One of the most sadly underrated vocal talent of the past 55 or so years, Esther Phillips' singing career spanned the R&B, soul, and disco eras.
She was born Esther Mae Jones in Galveston, Texas, on December 23, 1935. Her family moved to Los Angeles in 1940. It was there that the 14-year-old was discovered by the white R&B bandleader Johnny Otis, who signed her to his Johnny Otis Show and renamed her Little Esther. They recorded for Herman Lubinsky's Savoy Records.
Her first single with the group, "Double Crossing Blues," topped the Billboard R&B charts for nine weeks and became the #1 R&B single of 1950. The follow-up, "Mistrustin’ Blues," spent four weeks at #1 R&B. It was followed by "Misery" (#9) and a third #1 hit, "Cupid’s Boogie." At the end of 1950, "Little Esther with the Johnny Otis Orchestra," as the label credits read, had amassed seven top ten R&B hits in just ten months.
By 1952, Esther had parted company with Otis and was recording solo for Syd Nathan’s Federal Records (the future home of James Brown).

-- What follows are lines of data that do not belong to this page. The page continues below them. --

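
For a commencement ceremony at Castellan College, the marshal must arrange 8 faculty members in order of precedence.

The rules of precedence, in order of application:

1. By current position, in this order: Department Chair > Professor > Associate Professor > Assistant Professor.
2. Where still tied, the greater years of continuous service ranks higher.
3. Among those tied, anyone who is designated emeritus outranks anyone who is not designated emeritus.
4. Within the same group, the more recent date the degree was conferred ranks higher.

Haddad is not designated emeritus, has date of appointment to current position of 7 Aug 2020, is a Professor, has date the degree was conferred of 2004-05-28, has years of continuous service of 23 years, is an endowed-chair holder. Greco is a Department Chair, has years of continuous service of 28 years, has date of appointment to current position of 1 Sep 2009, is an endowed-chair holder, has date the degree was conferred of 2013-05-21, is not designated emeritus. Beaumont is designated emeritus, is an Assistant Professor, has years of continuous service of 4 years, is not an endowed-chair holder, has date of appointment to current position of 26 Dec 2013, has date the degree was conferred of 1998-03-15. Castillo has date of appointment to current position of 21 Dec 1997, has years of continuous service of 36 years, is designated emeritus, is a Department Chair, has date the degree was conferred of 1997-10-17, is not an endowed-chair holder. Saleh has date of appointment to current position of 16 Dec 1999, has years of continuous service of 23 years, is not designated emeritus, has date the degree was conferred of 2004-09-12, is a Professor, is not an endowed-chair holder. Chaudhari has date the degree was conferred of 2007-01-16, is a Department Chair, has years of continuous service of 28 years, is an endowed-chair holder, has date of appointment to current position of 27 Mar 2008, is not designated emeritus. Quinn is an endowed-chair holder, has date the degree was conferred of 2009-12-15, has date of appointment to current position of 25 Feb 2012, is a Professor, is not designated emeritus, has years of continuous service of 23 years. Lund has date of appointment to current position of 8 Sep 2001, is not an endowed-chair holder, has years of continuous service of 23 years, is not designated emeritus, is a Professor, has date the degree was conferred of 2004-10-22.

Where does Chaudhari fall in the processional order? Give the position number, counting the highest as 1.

3

By current position: Castillo, Greco and Chaudhari (Department Chair); then Quinn, Lund, Saleh and Haddad (Professor); then Beaumont (Assistant Professor).
Among Castillo, Greco and Chaudhari, by years of continuous service (higher first): Castillo (36 years) before Greco and Chaudhari (28 years).
Greco and Chaudhari are each not designated emeritus, so the next rule applies.
Among Greco and Chaudhari, by date the degree was conferred (later first): Greco (2013-05-21) before Chaudhari (2007-01-16).
Quinn, Lund, Saleh and Haddad all have years of continuous service 23 years, so the next rule applies.
Quinn, Lund, Saleh and Haddad are each not designated emeritus, so the next rule applies.
Among Quinn, Lund, Saleh and Haddad, by date the degree was conferred (later first): Quinn (2009-12-15) before Lund (2004-10-22) before Saleh (2004-09-12) before Haddad (2004-05-28).
Order: Castillo, Greco, Chaudhari, Quinn, Lund, Saleh, Haddad, Beaumont. So position 3.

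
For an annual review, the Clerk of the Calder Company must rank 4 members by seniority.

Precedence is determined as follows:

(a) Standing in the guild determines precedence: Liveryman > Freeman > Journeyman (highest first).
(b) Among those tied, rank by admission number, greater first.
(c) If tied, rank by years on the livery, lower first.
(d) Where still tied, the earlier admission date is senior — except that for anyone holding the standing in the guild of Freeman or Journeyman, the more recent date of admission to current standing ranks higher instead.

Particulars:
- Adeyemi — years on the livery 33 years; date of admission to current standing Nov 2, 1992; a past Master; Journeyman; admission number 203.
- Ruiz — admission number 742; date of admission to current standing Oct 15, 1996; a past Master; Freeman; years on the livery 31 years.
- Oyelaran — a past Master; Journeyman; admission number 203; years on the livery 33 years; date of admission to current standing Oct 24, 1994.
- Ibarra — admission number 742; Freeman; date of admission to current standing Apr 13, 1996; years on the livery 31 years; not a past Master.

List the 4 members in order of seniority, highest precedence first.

By standing in the guild: Ruiz and Ibarra (Freeman); then Oyelaran and Adeyemi (Journeyman).
Ruiz and Ibarra both have admission number 742, so the next rule applies.
Ruiz and Ibarra both have years on the livery 31 years, so the next rule applies.
Among Ruiz and Ibarra, by date of admission to current standing (later first) (reversed rule for this group): Ruiz (Oct 15, 1996) before Ibarra (Apr 13, 1996).
Oyelaran and Adeyemi both have admission number 203, so the next rule applies.
Oyelaran and Adeyemi both have years on the livery 33 years, so the next rule applies.
Among Oyelaran and Adeyemi, by date of admission to current standing (later first) (reversed rule for this group): Oyelaran (Oct 24, 1994) before Adeyemi (Nov 2, 1992).
Full order: Ruiz, Ibarra, Oyelaran, Adeyemi.

Ruiz, Ibarra, Oyelaran, Adeyemi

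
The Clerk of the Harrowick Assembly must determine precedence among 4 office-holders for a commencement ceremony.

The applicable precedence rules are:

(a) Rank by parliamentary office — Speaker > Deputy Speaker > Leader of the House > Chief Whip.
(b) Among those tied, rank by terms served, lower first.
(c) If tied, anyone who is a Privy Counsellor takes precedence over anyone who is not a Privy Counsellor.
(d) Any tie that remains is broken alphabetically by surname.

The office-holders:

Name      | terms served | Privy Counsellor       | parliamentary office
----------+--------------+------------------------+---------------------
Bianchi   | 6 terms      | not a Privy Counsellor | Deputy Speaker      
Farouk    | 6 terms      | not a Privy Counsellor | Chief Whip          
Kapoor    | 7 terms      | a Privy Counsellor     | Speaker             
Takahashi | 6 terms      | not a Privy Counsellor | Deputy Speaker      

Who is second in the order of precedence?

Bianchi

By parliamentary office: Kapoor (Speaker); then Bianchi and Takahashi (Deputy Speaker); then Farouk (Chief Whip).
Bianchi and Takahashi both have terms served 6 terms, so the next rule applies.
Bianchi and Takahashi are each not a Privy Counsellor, so the next rule applies.
Among Bianchi and Takahashi, alphabetically by surname: Bianchi before Takahashi.
Order: Kapoor, Bianchi, Takahashi, Farouk.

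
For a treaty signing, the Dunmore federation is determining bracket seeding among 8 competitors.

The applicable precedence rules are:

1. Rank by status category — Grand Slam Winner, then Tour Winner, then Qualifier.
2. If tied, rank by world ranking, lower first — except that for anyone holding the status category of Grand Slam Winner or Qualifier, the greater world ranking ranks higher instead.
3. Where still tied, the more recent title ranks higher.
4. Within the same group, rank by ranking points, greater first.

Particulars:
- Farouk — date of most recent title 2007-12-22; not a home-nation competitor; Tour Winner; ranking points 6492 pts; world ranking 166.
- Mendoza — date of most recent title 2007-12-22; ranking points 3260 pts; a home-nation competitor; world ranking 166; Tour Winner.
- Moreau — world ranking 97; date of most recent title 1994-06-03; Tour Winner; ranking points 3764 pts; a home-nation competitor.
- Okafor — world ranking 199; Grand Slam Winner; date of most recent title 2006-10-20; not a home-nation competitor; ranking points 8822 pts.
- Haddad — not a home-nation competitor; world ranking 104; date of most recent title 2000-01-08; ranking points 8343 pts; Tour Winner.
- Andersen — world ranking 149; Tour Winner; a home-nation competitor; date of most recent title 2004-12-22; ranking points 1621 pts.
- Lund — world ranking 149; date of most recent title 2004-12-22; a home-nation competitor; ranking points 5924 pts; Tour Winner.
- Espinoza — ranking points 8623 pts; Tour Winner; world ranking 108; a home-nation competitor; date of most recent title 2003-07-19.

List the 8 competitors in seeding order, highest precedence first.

By status category: Okafor (Grand Slam Winner); then Moreau, Haddad, Espinoza, Lund, Andersen, Farouk and Mendoza (Tour Winner).
Among Moreau, Haddad, Espinoza, Lund, Andersen, Farouk and Mendoza, by world ranking (lower first): Moreau (97) before Haddad (104) before Espinoza (108) before Lund and Andersen (149) before Farouk and Mendoza (166).
Lund and Andersen both have date of most recent title 2004-12-22, so the next rule applies.
Among Lund and Andersen, by ranking points (higher first): Lund (5924 pts) before Andersen (1621 pts).
Farouk and Mendoza both have date of most recent title 2007-12-22, so the next rule applies.
Among Farouk and Mendoza, by ranking points (higher first): Farouk (6492 pts) before Mendoza (3260 pts).
Full order: Okafor, Moreau, Haddad, Espinoza, Lund, Andersen, Farouk, Mendoza.

Okafor, Moreau, Haddad, Espinoza, Lund, Andersen, Farouk, Mendoza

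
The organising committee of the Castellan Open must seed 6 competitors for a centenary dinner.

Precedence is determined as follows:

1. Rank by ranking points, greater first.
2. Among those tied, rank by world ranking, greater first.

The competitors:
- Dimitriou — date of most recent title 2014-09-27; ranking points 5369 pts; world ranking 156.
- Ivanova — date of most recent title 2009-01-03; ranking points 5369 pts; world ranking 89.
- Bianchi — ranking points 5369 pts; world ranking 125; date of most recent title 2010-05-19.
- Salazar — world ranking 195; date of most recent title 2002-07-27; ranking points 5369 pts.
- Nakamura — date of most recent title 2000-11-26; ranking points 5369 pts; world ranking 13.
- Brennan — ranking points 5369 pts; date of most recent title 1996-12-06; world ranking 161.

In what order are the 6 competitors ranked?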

Her one R&B chart single for the label, "Ring-A-Ding-Doo," reached #8 that spring. Also singing on the record was Esther’s old partner from the Johnny Otis Show, "Handsome" Mel Walker.
Although Little Esther became one of the first true female R&B superstars, it took her another ten years after her stint with Federal to make the charts again. The problem was more than likely one of Esther’s periodic bouts with drug addiction, which frequently interrupted her career.
By 1962, she had assumed the name of Esther Phillips, and was on the Lenox label. Her deep-soul reading of the country and western ballad "Release Me" struck a chord with both R&B and pop audiences. It spent three weeks at #1 on the former chart and hit #8 on the Billboard Hot 100, her first crossover single. It also was her only hit for Lenox.
By the dawn of the British Invasion, Esther Phillips was on Atlantic. She had two pop chart hits for that label, "And I Love Him," a gender-changing re-do of a Beatles tune (#54 pop, #11 R&B, 1965), and "When A Woman Loves A Man," a gender-changing re-do of a Percy Sledge tune (#73 pop, #26 R&B, 1966).
After a brief stint with Morris Levy's Roulette Records in the late ‘60s, Esther landed on the Kudu label, with whom she hit #40 R&B in the spring of 1972 with the provocatively titled "Home Is Where The Hatred Is." Her biggest hit for Kudu was a discofied remake of Dinah Washington’s "What A Difference A Day Makes" (#20 pop, #10 R&B, 1975).
Esther’s last R&B chart appearance was in 1983, when "Turn Me Out" climbed to #85 during a three-week stay. She died on August 7, 1984, of liver and kidney failure brought on by decades of drug addiction, and left behind a musical legacy that spanned three-and-a-half decades.